恐怖の商談 < 上 > | ナベちゃんの徒然草

ナベちゃんの徒然草

還暦を過ぎ、新たな人生を模索中・・・。

いよいよ来年は東京オリンピックが開催されます。

既に申し込みが締め切られたチケットの当選発表が今月20日に行われるそうですが・・・このオリンピックのチケットに関し、私にはサラリーマン時代に忘れられない経験があります。

〝足がすくむ〟 という言葉がありますが、皆さんは実際にそんな恐怖体験をお持ちでしょうか?

 

以前ロッキード事件の国会証人喚問に召喚された某企業トップが、緊張で手が震えて宣誓書になかなか署名できなかった・・・いわゆる〝手がすくむ〟状況をTV中継で見たことがありました。

 

(いくらなんでも字が書けないなんてことがあるのか?)

 

と疑問に思ったものですが、まさか自分が数年後に同じ状況に陥るとは、その時は夢にも思いませんでした。

 

それは今から30年以上前・・・まだ私が20代後半の若き営業社員時代のこと。

 

数年後にソウル五輪を控えたその頃、勤務していた損保会社では「加入するとソウルオリンピックの入場券をゲット」できるという、旅行会社・信販会社とタイアップした積立保険を販売することに。

 

距離も近いし、体操・柔道・水泳など有望種目が多い事から結構売れたのですが・・・その販売キャンペーンも終盤に差し掛かった時、ある取引先から顧客の紹介をいただいたのです。

 

何でもソウル五輪をどうしても現地で観たいので保険に加入したい、という会社々長の知人がいるとのこと。

 

ただ紹介してくれたご本人は保険の素人ゆえ、私に説明に行って欲しいと・・・新規のお話ですから、「もちろん、いいですョ。
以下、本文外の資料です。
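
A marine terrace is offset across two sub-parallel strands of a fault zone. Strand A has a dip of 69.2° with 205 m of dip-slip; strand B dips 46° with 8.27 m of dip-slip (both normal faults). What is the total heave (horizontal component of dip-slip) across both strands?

heave_A = 205 × cos(69.2°) = 72.80 m
heave_B = 8.27 × cos(46°) = 5.745 m
total = 72.80 + 5.745 = 78.5 m

78.5 m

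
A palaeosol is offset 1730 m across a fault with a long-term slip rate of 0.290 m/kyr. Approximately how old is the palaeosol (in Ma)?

5.97 Ma

age = offset / rate = 1730 m / (0.290 m/kyr) = 5.97e+06 yr = 5.97 Ma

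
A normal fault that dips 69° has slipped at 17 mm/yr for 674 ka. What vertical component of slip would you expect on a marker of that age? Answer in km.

10.7 km

dip-slip = rate × time = 17 mm/yr × 674 ka = 11460 m
throw = dip-slip × sin(dip) = 11460 × sin(69°) = 10700 m = 10.7 km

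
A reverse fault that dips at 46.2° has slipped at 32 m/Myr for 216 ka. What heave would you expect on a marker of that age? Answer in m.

4.78 m

dip-slip = rate × time = 32 m/Myr × 216 ka = 6.912 m
heave = dip-slip × cos(dip) = 6.912 × cos(46.2°) = 4.78 m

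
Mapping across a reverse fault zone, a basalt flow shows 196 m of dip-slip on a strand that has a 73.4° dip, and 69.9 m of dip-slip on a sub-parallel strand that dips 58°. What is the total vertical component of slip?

throw_A = 196 × sin(73.4°) = 187.8 m
throw_B = 69.9 × sin(58°) = 59.28 m
total = 187.8 + 59.28 = 247 m

247 m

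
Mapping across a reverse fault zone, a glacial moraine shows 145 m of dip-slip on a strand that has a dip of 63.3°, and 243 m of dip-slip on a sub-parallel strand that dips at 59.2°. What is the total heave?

heave_A = 145 × cos(63.3°) = 65.15 m
heave_B = 243 × cos(59.2°) = 124.4 m
total = 65.15 + 124.4 = 190 m

190 m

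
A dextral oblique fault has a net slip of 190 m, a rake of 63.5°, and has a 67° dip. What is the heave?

66.4 m

dip-slip = net slip × sin(rake) = 190 m × sin(63.5°) = 170 m
heave = dip-slip × cos(dip) = 170 × cos(67°) = 66.4 m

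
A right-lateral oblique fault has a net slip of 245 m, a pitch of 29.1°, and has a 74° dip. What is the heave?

dip-slip = net slip × sin(rake) = 245 m × sin(29.1°) = 119.2 m
heave = dip-slip × cos(dip) = 119.2 × cos(74°) = 32.8 m

32.8 m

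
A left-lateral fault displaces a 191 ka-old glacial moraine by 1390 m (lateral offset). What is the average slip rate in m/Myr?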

」 と私はふたつ返事でOK。

 

翌日昼過ぎ、都内某所にあるその会社に向かったのですが・・・教えられた住所には大きなマンションが建っており、しかも郵便受けには社名などの表記が全くナシ。 

            

    郵便受け

 

さらにドアの前に行ってみると、表札もかかっていないのです。

 

(変なの~。)

 

とは思ったものの、丁度指定された時間になったのでドアをコンコンっと叩くと、「どうぞ」 と中から声が。

 

「失礼しま~す。」

 

とお辞儀をしながらドアを開けて中に入り、

 

「A社長さんはいらっしゃい・・・」

 

と言いかけた私は、目の前の光景に思わず言葉を呑みこんでしまいました。

 

事務所の正面奥には大きな神棚が祀られており、その両側には〝○○組〟と書かれた弓張提灯がズラ~リ。

 

そしてフロアにはコワモテのオニイサンが数名。

 

ここがどんな会社なのか、もうご説明の必要がないでしょう。

 

「何だ、オメェは?」

 

と一番近くに座っていたオニイサンにドスの効いた声で聞かれ、思わず社名と自分の苗字を喋ってしまった私は、続けて (すみません、間違えました~。) と言って帰ろうとしたその時・・・部屋の左奥から

 

「おぅ、こっちに来てもらいな!」

 

という、野太い声が。

 

その一言ですっかり体が硬直してしまった私・・・「おう、こっちだ」 という若い衆 ジャナカッタ 社員に案内されるまま、まるで壊れかけのロボットのようにぎこちない歩き方で、『社長室』 に通されました。

 

「アンタが保険屋さんかい? 待ってたゾ。 まぁ、こっちに来いヤ。」

 

そういわれるまま、部屋の奥にあるバカでかい応接セットに座らされた私。